There's no question that the party, formed in 1964 by Hitler loyalists, is racist, anti-Semitic and ultimately opposed to democracy. But to be banned, it would be necessary to prove that the party is actively and aggressively acting against the democratic order – something that most extremist parties are careful not to suggest publicly that they are doing, in order to avoid just such a ban.

This year's attempt at a new ban was launched after Germans learned in November of 2011 that a neo-Nazi terrorist gang, some of whose members had links to the NPD, had carried out a seven-year murder spree, killing at least 10 people who were mainly Turkish shopkeepers.

So the politicians are telling the courts that the NPD acts in Germany much as Sinn Fein once did in Northern Ireland, acting as the political front for a terrorist group, the Irish Republican Army. But, skeptics point out, the approach there was to combat the IRA using military and criminal-justice tools, and allow its political branch to sink or swim in the electoral arena.
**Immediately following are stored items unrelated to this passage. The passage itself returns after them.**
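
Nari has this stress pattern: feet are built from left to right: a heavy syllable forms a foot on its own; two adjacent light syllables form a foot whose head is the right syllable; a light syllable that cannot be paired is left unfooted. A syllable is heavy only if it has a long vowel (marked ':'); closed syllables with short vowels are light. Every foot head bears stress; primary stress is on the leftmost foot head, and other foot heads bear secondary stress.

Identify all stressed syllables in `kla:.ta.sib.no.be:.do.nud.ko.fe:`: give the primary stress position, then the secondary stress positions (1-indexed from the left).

primary 1, secondary 3, 5, 7, 9

Weights: 1 kla: H, 2 ta L, 3 sib L, 4 no L, 5 be: H, 6 do L, 7 nud L, 8 ko L, 9 fe: H.
Parse left to right (heavy = foot alone; LL = one foot; stranded L unfooted): (ˈkla:) (ta.ˈsib) no (ˈbe:) (do.ˈnud) ko (ˈfe:).
Foot heads: 1, 3, 5, 7, 9.
Primary stress on the leftmost head = syllable 1.
Secondary stress on 3, 5, 7, 9: ˈkla:.ta.ˌsib.no.ˌbe:.do.ˌnud.ko.ˌfe:.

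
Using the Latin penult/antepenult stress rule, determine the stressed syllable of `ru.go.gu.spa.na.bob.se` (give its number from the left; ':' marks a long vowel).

6

Classical Latin: stress the penult if heavy (long vowel or closed), else the antepenult.
Weights: 5 na L, 6 bob H, 7 se L.
The penult (syllable 6, bob) is heavy, so it takes stress.
Stress on syllable 6: ru.go.gu.spa.na.ˈbob.se.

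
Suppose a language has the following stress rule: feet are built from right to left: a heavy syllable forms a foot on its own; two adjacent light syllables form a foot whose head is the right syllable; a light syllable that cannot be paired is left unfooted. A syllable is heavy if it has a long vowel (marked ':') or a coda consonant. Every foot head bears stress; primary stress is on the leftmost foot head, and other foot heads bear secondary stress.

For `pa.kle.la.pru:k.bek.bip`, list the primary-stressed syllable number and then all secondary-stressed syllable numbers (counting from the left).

primary 3, secondary 4, 5, 6

Weights: 1 pa L, 2 kle L, 3 la L, 4 pru:k H, 5 bek H, 6 bip H.
Parse right to left (heavy = foot alone; LL = one foot; stranded L unfooted): pa (kle.ˈla) (ˈpru:k) (ˈbek) (ˈbip).
Foot heads: 3, 4, 5, 6.
Primary stress on the leftmost head = syllable 3.
Secondary stress on 4, 5, 6: pa.kle.ˈla.ˌpru:k.ˌbek.ˌbip.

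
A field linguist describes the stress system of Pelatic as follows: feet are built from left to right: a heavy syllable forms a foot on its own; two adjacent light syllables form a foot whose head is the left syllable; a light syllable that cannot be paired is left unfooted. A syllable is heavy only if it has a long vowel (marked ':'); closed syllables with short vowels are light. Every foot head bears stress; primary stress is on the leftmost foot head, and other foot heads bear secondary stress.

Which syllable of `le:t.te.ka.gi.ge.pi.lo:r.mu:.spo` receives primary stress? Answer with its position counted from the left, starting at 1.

Weights: 1 le:t H, 2 te L, 3 ka L, 4 gi L, 5 ge L, 6 pi L, 7 lo:r H, 8 mu: H, 9 spo L.
Parse left to right (heavy = foot alone; LL = one foot; stranded L unfooted): (ˈle:t) (ˈte.ka) (ˈgi.ge) pi (ˈlo:r) (ˈmu:) spo.
Foot heads: 1, 2, 4, 7, 8.
Primary stress on the leftmost head = syllable 1.
Primary stress: syllable 1 → ˈle:t.te.ka.gi.ge.pi.lo:r.mu:.spo.

1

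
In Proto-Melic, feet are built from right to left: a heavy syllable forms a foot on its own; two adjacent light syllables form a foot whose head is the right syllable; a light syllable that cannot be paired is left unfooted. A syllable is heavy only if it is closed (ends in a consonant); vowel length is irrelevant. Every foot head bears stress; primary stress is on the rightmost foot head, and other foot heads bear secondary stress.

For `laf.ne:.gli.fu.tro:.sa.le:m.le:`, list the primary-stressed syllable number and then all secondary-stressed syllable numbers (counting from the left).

primary 7, secondary 1, 4, 6

Weights: 1 laf H, 2 ne: L, 3 gli L, 4 fu L, 5 tro: L, 6 sa L, 7 le:m H, 8 le: L.
Parse right to left (heavy = foot alone; LL = one foot; stranded L unfooted): (ˈlaf) ne: (gli.ˈfu) (tro:.ˈsa) (ˈle:m) le:.
Foot heads: 1, 4, 6, 7.
Primary stress on the rightmost head = syllable 7.
Secondary stress on 1, 4, 6: ˌlaf.ne:.gli.ˌfu.tro:.ˌsa.ˈle:m.le:.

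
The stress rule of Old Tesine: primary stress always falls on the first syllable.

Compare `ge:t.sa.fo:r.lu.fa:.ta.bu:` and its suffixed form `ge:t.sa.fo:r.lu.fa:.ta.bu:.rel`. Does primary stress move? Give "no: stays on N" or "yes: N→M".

no: stays on 1

Base `ge:t.sa.fo:r.lu.fa:.ta.bu:` (7 syllables):
  The word has 7 syllables; the first syllable is syllable 1 (ge:t).
  → primary stress on syllable 1.
Suffixed `ge:t.sa.fo:r.lu.fa:.ta.bu:.rel` (8 syllables):
  The word has 8 syllables; the first syllable is syllable 1 (ge:t).
  → primary stress on syllable 1.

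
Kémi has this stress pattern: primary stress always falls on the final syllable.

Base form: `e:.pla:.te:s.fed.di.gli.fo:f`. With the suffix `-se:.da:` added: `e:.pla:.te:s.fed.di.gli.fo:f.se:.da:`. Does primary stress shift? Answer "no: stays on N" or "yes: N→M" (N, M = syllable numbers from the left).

yes: 7→9

Base `e:.pla:.te:s.fed.di.gli.fo:f` (7 syllables):
  The word has 7 syllables; the final syllable is syllable 7 (fo:f).
  → primary stress on syllable 7.
Suffixed `e:.pla:.te:s.fed.di.gli.fo:f.se:.da:` (9 syllables):
  The word has 9 syllables; the final syllable is syllable 9 (da:).
  → primary stress on syllable 9.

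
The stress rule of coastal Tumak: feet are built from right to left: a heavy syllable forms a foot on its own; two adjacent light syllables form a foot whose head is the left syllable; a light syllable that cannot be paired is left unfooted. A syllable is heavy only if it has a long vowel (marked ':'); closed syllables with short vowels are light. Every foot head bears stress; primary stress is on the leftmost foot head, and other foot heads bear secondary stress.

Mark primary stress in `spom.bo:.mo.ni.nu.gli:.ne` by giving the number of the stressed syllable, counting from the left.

Weights: 1 spom L, 2 bo: H, 3 mo L, 4 ni L, 5 nu L, 6 gli: H, 7 ne L.
Parse right to left (heavy = foot alone; LL = one foot; stranded L unfooted): spom (ˈbo:) mo (ˈni.nu) (ˈgli:) ne.
Foot heads: 2, 4, 6.
Primary stress on the leftmost head = syllable 2.
Primary stress: syllable 2 → spom.ˈbo:.mo.ni.nu.gli:.ne.

2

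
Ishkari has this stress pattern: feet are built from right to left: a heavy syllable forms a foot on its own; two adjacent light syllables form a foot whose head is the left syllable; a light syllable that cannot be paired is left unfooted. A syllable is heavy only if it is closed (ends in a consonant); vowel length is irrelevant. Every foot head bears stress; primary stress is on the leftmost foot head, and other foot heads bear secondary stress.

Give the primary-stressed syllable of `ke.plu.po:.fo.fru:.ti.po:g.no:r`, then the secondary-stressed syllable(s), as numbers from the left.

Weights: 1 ke L, 2 plu L, 3 po: L, 4 fo L, 5 fru: L, 6 ti L, 7 po:g H, 8 no:r H.
Parse right to left (heavy = foot alone; LL = one foot; stranded L unfooted): (ˈke.plu) (ˈpo:.fo) (ˈfru:.ti) (ˈpo:g) (ˈno:r).
Foot heads: 1, 3, 5, 7, 8.
Primary stress on the leftmost head = syllable 1.
Secondary stress on 3, 5, 7, 8: ˈke.plu.ˌpo:.fo.ˌfru:.ti.ˌpo:g.ˌno:r.

primary 1, secondary 3, 5, 7, 8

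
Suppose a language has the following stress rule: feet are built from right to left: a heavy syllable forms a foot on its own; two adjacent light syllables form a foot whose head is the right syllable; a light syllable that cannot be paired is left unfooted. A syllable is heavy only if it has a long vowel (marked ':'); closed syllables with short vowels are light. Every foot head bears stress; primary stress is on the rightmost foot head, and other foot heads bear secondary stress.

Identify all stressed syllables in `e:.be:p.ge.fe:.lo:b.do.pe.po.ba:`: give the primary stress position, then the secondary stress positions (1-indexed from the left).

primary 9, secondary 1, 2, 4, 5, 8

Weights: 1 e: H, 2 be:p H, 3 ge L, 4 fe: H, 5 lo:b H, 6 do L, 7 pe L, 8 po L, 9 ba: H.
Parse right to left (heavy = foot alone; LL = one foot; stranded L unfooted): (ˈe:) (ˈbe:p) ge (ˈfe:) (ˈlo:b) do (pe.ˈpo) (ˈba:).
Foot heads: 1, 2, 4, 5, 8, 9.
Primary stress on the rightmost head = syllable 9.
Secondary stress on 1, 2, 4, 5, 8: ˌe:.ˌbe:p.ge.ˌfe:.ˌlo:b.do.pe.ˌpo.ˈba:.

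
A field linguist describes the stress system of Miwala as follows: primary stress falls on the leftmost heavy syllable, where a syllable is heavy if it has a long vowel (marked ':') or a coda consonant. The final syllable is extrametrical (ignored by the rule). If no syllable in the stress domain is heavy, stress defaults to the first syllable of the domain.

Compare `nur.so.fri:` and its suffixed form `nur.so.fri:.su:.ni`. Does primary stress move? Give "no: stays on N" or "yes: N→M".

no: stays on 1

Base `nur.so.fri:` (3 syllables):
  The final syllable (3, fri:) is extrametrical; the stress domain is syllables 1–2.
  Weights: 1 nur H, 2 so L.
  Heavy syllables in the domain: 1. The leftmost is syllable 1 (nur).
  → primary stress on syllable 1.
Suffixed `nur.so.fri:.su:.ni` (5 syllables):
  The final syllable (5, ni) is extrametrical; the stress domain is syllables 1–4.
  Weights: 1 nur H, 2 so L, 3 fri: H, 4 su: H.
  Heavy syllables in the domain: 1, 3, 4. The leftmost is syllable 1 (nur).
  → primary stress on syllable 1.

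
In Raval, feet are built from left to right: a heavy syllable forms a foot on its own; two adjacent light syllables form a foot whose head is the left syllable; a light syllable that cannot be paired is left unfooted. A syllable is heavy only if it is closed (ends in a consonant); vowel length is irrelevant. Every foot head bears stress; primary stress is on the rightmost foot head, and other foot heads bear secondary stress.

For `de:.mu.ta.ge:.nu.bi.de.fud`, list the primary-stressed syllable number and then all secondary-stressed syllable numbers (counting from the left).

primary 8, secondary 1, 3, 5

Weights: 1 de: L, 2 mu L, 3 ta L, 4 ge: L, 5 nu L, 6 bi L, 7 de L, 8 fud H.
Parse left to right (heavy = foot alone; LL = one foot; stranded L unfooted): (ˈde:.mu) (ˈta.ge:) (ˈnu.bi) de (ˈfud).
Foot heads: 1, 3, 5, 8.
Primary stress on the rightmost head = syllable 8.
Secondary stress on 1, 3, 5: ˌde:.mu.ˌta.ge:.ˌnu.bi.de.ˈfud.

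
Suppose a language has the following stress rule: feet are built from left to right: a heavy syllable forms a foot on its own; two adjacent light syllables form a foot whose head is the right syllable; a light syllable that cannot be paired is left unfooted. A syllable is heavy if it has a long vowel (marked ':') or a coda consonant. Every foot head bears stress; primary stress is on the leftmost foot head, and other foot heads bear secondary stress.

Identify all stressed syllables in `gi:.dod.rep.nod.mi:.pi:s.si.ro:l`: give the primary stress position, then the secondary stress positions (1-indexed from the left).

primary 1, secondary 2, 3, 4, 5, 6, 8

Weights: 1 gi: H, 2 dod H, 3 rep H, 4 nod H, 5 mi: H, 6 pi:s H, 7 si L, 8 ro:l H.
Parse left to right (heavy = foot alone; LL = one foot; stranded L unfooted): (ˈgi:) (ˈdod) (ˈrep) (ˈnod) (ˈmi:) (ˈpi:s) si (ˈro:l).
Foot heads: 1, 2, 3, 4, 5, 6, 8.
Primary stress on the leftmost head = syllable 1.
Secondary stress on 2, 3, 4, 5, 6, 8: ˈgi:.ˌdod.ˌrep.ˌnod.ˌmi:.ˌpi:s.si.ˌro:l.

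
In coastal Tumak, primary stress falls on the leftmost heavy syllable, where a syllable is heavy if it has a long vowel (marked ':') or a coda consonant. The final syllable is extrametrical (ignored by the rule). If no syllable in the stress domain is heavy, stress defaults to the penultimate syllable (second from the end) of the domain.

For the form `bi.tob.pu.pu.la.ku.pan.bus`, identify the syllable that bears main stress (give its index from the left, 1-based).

The final syllable (8, bus) is extrametrical; the stress domain is syllables 1–7.
Weights: 1 bi L, 2 tob H, 3 pu L, 4 pu L, 5 la L, 6 ku L, 7 pan H.
Heavy syllables in the domain: 2, 7. The leftmost is syllable 2 (tob).
Primary stress: syllable 2 → bi.ˈtob.pu.pu.la.ku.pan.bus.

2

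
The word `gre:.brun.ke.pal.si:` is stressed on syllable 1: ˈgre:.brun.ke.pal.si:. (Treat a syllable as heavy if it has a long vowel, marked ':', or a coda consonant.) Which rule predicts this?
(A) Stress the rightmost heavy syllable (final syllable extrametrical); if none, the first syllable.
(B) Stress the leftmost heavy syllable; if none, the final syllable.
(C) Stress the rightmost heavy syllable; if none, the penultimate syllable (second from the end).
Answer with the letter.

B

Rule A → syllable 4 (observed: 1).
Rule B → syllable 1 ✓.
Rule C → syllable 5 (observed: 1).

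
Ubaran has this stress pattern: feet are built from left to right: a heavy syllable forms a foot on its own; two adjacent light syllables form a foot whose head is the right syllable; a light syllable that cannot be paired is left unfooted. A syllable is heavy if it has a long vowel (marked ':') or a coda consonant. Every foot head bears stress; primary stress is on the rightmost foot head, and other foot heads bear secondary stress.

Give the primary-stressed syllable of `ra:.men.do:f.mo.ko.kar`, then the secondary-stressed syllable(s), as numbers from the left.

Weights: 1 ra: H, 2 men H, 3 do:f H, 4 mo L, 5 ko L, 6 kar H.
Parse left to right (heavy = foot alone; LL = one foot; stranded L unfooted): (ˈra:) (ˈmen) (ˈdo:f) (mo.ˈko) (ˈkar).
Foot heads: 1, 2, 3, 5, 6.
Primary stress on the rightmost head = syllable 6.
Secondary stress on 1, 2, 3, 5: ˌra:.ˌmen.ˌdo:f.mo.ˌko.ˈkar.

primary 6, secondary 1, 2, 3, 5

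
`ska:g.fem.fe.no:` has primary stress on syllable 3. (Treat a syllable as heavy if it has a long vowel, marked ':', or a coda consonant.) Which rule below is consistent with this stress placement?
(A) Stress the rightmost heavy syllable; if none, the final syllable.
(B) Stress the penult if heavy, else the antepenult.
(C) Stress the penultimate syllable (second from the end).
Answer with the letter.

Rule A → syllable 4 (observed: 3).
Rule B → syllable 2 (observed: 3).
Rule C → syllable 3 ✓.

C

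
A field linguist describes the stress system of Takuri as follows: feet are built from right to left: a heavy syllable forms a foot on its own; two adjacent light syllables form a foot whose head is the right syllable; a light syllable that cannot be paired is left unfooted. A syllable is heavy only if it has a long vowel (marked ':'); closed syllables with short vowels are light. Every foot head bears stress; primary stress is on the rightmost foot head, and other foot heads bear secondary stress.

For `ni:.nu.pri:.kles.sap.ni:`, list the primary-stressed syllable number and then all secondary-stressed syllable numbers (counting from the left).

Weights: 1 ni: H, 2 nu L, 3 pri: H, 4 kles L, 5 sap L, 6 ni: H.
Parse right to left (heavy = foot alone; LL = one foot; stranded L unfooted): (ˈni:) nu (ˈpri:) (kles.ˈsap) (ˈni:).
Foot heads: 1, 3, 5, 6.
Primary stress on the rightmost head = syllable 6.
Secondary stress on 1, 3, 5: ˌni:.nu.ˌpri:.kles.ˌsap.ˈni:.

primary 6, secondary 1, 3, 5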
"The plans to ban the party could make the NPD seem more important than it is," Dierk Borstel, a German expert on the extreme right, told the broadcaster Deutsche Welle. "The NPD is currently a party in decline… even in its core areas like Saxony, there are entire regional groups that are leaving the party."

But, he says, the attention generated by the ban could give it renewed support – and it could still pop up again in a different guise. Better, he says, to allow the party to suffer a quiet death from fast-falling membership and crushing debt (the party owes millions, mainly from spending on lawyers).

What particularly offends Germans is the knowledge that the NPD, which was founded by former Adolf Hitler loyalists in 1964, receives taxpayer funding of almost €1.2-million each year as a national party. A successful ban on the party would end that funding – but so would allowing its support to fall below 1 per cent, which seems likely unless it uses an unsuccessful ban to gain publicity.

Extremist political parties have filed to gain significant ground in Europe in the wake of the recession that began in 2008. With the exceptions of Greece and Hungary, where devastating conditions have given extremist parties as much as 16 per cent of the vote, most such parties have failed to gain more than a few seats in any country, and are generally on the downturn.

Germans today are well aware of their national guilt in having tolerated Hitler's rise (he, too, started out as a distant-fringe candidate). There is widespread revulsion at these tiny neo-Nazi factions, and a sense of national embarrassment that the world's media focuses upon them incessantly.

Outlawing such parties has been part of German law since 1946, and there are good reasons why Germany might want to devote extra attention to ensuring neo-Nazis have no legal place in their society.

But it may also be that Germany has turned a corner: The spirit of fascism is no longer etched into any significant part of the national psyche, beyond a negligible group of outsiders, and it may be a better idea now to devote police and counter-terrorism efforts to the really dangerous criminal extremists, and let the politics fall back into the historical dustbin.